Five Sisley paintings were sold at the November 1 Christie’s Impression and Modern Art Evening Sale in New York at the Rockefeller Plaza, but chances are, you’ve probably never heard of the works. After an extensive search on the internet not one media organisation or art website even bothered to list them, suffice to say that the Sisley paintings sold well. Such is the ignominy endured by arguably the least recognised Impressionist landscape painter. We hunted down the list of Sisley works, noting that the total of five Sisley artworks was sold for a value of $8,544,500 million. The cheapest was Lot 318, Paysage de Printemps--Chemin aux environs de Moret-sur Loing, which sold for $794,500, while the most expensive was La fenaison--Après-midi de juin, 1887, a painting sold by the Art Institute of Chicago for $3,330,500, while the average price was around $1 million.
Why was La fenaison--Après-midi de juin significantly more expensive? For a Sisley works it is unconventional due to its higher viewing point and wider panoramic view. The artist was known to set his easel down commonly at the river bank; this time, however, Sisley chose a grassy meadow higher up, choosing instead to focus on shrubs and tall trees rather than his traditional subject, the river and riverbank. A lone human dots the foreground between two points of foliage with his clothes reflecting the blue hues of the summer sky and distant hills. Sisley’s attention to grass is shown with his rendering of the middle portion of the painting: differing horizontal layers of a dull grass can be seen, below the yellowish hues of the more sunburnt variety. As with all Sisley paintings much attention is paid towards the sky – about 66 per cent of the painting features the blue summer sky scuttled with the bubbly cumulous concoctions of Mother Nature, evidence of the strength of the painting in plain air technique.
Sisley scholars have determined the scene was probably painted from edge of the Forest of Fontainebleau near Les Sablons, looking east toward the Loing or north toward the Seine. Quite a lot of science and research has gone into this. By cross checking letters, journal entries and government records, it is known that Sisley lived at Veneux-Nadon during the time, and favoured the scenes near the hamlet of By at the curve immediately west of Saint-Mammès. Historians believe that after the Sisleys moved to Les Sablons in 1883, Alfred developed an immediate fancy for the meadows further to the south and closer to his new home. His home, of course, was now more in the countryside than any of his previous abodes.
This observation has led scholars to term these cluster of Sisley paintings as his commentary on the idyllic and relatively boring (for city folks) existence of the French peasants.

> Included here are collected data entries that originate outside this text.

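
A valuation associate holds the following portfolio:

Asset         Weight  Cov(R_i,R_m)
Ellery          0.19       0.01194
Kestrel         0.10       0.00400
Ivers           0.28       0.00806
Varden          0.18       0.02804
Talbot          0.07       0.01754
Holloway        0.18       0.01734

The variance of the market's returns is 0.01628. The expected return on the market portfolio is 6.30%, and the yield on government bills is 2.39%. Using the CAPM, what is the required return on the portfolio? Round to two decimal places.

β_Ellery = 0.01194 / 0.01628 = 0.7334
β_Kestrel = 0.00400 / 0.01628 = 0.2457
β_Ivers = 0.00806 / 0.01628 = 0.4951
β_Varden = 0.02804 / 0.01628 = 1.7224
β_Talbot = 0.01754 / 0.01628 = 1.0774
β_Holloway = 0.01734 / 0.01628 = 1.0651
β_P = Σ w_i β_i = 0.19×0.7334 + 0.10×0.2457 + 0.28×0.4951 + 0.18×1.7224 + 0.07×1.0774 + 0.18×1.0651 = 0.8797
MRP = 6.30% − 2.39% = 3.91%
E(R_P) = R_f + β_P × MRP = 2.39% + 0.8797 × 3.91% = 5.83%

5.83%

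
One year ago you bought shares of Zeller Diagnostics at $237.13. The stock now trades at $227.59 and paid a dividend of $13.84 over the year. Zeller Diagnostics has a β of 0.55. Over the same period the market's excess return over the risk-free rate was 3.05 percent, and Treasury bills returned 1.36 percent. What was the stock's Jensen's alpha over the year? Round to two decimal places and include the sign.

-1.22%

Realised HPR = (P1 + D1 − P0) / P0 = (227.59 + 13.84 − 237.13) / 237.13 = 4.30 / 237.13 = 1.8134%
CAPM required = R_f + β·MRP = 1.36% + 0.55 × 3.05% = 3.0375%
α = realised − required = 1.8134% − 3.0375% = -1.22%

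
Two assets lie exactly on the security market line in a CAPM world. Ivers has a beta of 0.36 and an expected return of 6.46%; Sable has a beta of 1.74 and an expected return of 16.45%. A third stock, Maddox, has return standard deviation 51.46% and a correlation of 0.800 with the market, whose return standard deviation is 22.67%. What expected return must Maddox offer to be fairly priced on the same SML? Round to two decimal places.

MRP = (16.45% − 6.46%) / (1.74 − 0.36) = 7.2391%
R_f = 6.46% − 0.36 × 7.2391% = 3.8539%
β_Maddox = ρ·σ_i/σ_m = 0.800 × 51.46 / 22.67 = 1.8160
E(R_Maddox) = R_f + β × MRP = 3.8539% + 1.8160 × 7.2391% = 17.00%

17.00%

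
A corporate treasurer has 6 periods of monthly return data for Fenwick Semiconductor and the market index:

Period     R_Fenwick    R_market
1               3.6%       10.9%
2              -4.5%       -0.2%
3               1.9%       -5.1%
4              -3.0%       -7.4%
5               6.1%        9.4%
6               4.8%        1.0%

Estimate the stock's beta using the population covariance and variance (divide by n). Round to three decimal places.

0.369

Mean R_i = (3.6 − 4.5 + 1.9 − 3.0 + 6.1 + 4.8) / 6 = 1.4833%
Mean R_m = (10.9 − 0.2 − 5.1 − 7.4 + 9.4 + 1.0) / 6 = 1.4333%
Σ(R_i − R̄_i)(R_m − R̄_m) = 102.0333  ⇒  Cov = 102.0333 / 6 = 17.0056
Σ(R_m − R̄_m)² = 276.6533  ⇒  Var(R_m) = 276.6533 / 6 = 46.1089
β = Cov / Var(R_m) = 17.0056 / 46.1089 = 0.3688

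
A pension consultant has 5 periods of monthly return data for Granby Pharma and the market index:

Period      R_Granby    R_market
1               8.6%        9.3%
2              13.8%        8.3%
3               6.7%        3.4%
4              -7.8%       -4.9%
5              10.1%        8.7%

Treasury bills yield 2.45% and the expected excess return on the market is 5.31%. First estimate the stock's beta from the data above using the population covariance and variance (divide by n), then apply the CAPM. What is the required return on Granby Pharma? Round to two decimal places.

9.39%

Mean R_i = (8.6 + 13.8 + 6.7 − 7.8 + 10.1) / 5 = 6.2800%
Mean R_m = (9.3 + 8.3 + 3.4 − 4.9 + 8.7) / 5 = 4.9600%
Σ(R_i − R̄_i)(R_m − R̄_m) = 187.6460  ⇒  Cov = 187.6460 / 5 = 37.5292
Σ(R_m − R̄_m)² = 143.6320  ⇒  Var(R_m) = 143.6320 / 5 = 28.7264
β = Cov / Var(R_m) = 37.5292 / 28.7264 = 1.3064
E(R) = R_f + β × MRP = 2.45% + 1.3064 × 5.31% = 9.39%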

As R. Shone noted in his work Sisley (1992, London, p 142): “The paintings reveal in a more tangible way an increasing solitariness. In the previous decade, at Marly and Louveciennes, there is a continual sense of humming life beyond the edge of the canvas... But in many paintings made at Les Sablons, the note is one of withdrawn simplicity, meditative and undramatic. This is country life... in which the only ‘events’ are a turn in the road or a fallen tree, a local woman on a path or a man standing in a field - the only reason for his presence being the patch of blue provided by his smock against the sunlit earth”. Hear hear!